Epidurals were first implemented in the early 1900's, but were not used for labour and birth until the 1940's. From this time until the 1960's they were used sporadically and did not gain wide popularity for pain relief in labour until the 1970's.
Up until the last 20 years or so, many epidurals were given via the sacral area (or near the woman's tailbone). These were known as 'Caudal Blocks'. Caudal blocks are rarely used these days as they require much higher doses of anaesthetic, tend to be technically more difficult to insert and hold the possible risk of accidentally inserting the needle (and the anaesthetic) into the baby's head. Epidurals today tend to be inserted into the lumbar (or lower back) area of the woman's spine.
The epidural catheter was first used in 1931. This was a fine, hollow tube that could be left in place after the needle was removed to give further medications. It was this discovery that saw the epidural as an attractive alternative to the use of spinal anaesthesia.
The popularity of epidurals in the 1970's came about initially due the introduction of many other forms of childbirth technology, making obstetricians feel more comfortable with managing the side effects of the epidural if they eventuated.
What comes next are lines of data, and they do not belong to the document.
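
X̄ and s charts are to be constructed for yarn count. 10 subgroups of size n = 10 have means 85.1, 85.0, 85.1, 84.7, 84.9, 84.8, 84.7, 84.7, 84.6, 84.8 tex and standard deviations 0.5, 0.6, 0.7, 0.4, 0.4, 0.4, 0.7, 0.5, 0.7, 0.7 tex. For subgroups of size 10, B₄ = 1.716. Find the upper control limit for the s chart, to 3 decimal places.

0.961

s̄ = (0.5 + 0.6 + 0.7 + 0.4 + 0.4 + 0.4 + 0.7 + 0.5 + 0.7 + 0.7) / 10 = 0.5600
UCL_s = B₄·s̄ = 1.716 × 0.5600 = 0.9610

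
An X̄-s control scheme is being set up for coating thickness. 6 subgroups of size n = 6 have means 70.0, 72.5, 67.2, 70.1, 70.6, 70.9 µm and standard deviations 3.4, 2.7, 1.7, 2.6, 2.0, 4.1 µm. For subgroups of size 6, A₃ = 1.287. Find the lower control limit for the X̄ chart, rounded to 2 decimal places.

X̄̄ = (70.0 + 72.5 + 67.2 + 70.1 + 70.6 + 70.9) / 6 = 70.2167
s̄ = (3.4 + 2.7 + 1.7 + 2.6 + 2.0 + 4.1) / 6 = 2.7500
LCL = X̄̄ − A₃·s̄ = 70.2167 − 1.287 × 2.7500 = 66.6774

66.68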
This led to epidurals being more frequently recommended by caregivers and eventually gaining popularity through women requesting them for pain relief.
Factors that led to the wider acceptance and use of the epidural included:
- The discovery and increased use of oxytocin (Syntocinon) through a drip in the vein to augment the labour. This could be used if the contractions slowed or stopped after the epidural was given. In the early days, this was about 40% of the time.
- The increased safety and use of Caesareans. If complications arose from the use of the epidural and / or oxytocin drip (such as the baby becoming distressed), the doctor felt more comfortable with performing a Caesarean.
- The discovery of continuous fetal monitoring. This made many caregivers feel more relaxed about detecting distress of the baby, when using an epidural or oxytocin drip.
- Word of mouth. Once the use of epidural became more widespread, other women started to ask about using an epidural for pain relief in their own labours.
Up until the 1990's, the medications used for epidurals in labour were mainly 'local' types of anaesthetics, such as lidocaine (known as Xylocaine) and bupivacaine (known as Marcaine). At the time they were used in higher concentrations (for example 1% Xylocaine), similar to doses given when performing surgical operations, such as Caesareans. In recent years it has become apparent that these doses were too strong for women in labour. While they were effective at providing good pain relief, they also numbed the woman's sensations to the extent that she could not feel ANYTHING and therefore less likely to be able to push her baby out.
The trend now is to give lighter doses of 'local' anaesthetic (such as 0.25% lidocaine or 0.125% bupivacaine) and in many cases mix them with narcotic medications such as Fentanyl, Morphine or Pethidine. This is aimed at reducing some of the side effects of the earlier epidurals.
Last revised: Tuesday, 4 December 2012
This article contains general information only and is not intended to replace advice from a qualified health professional.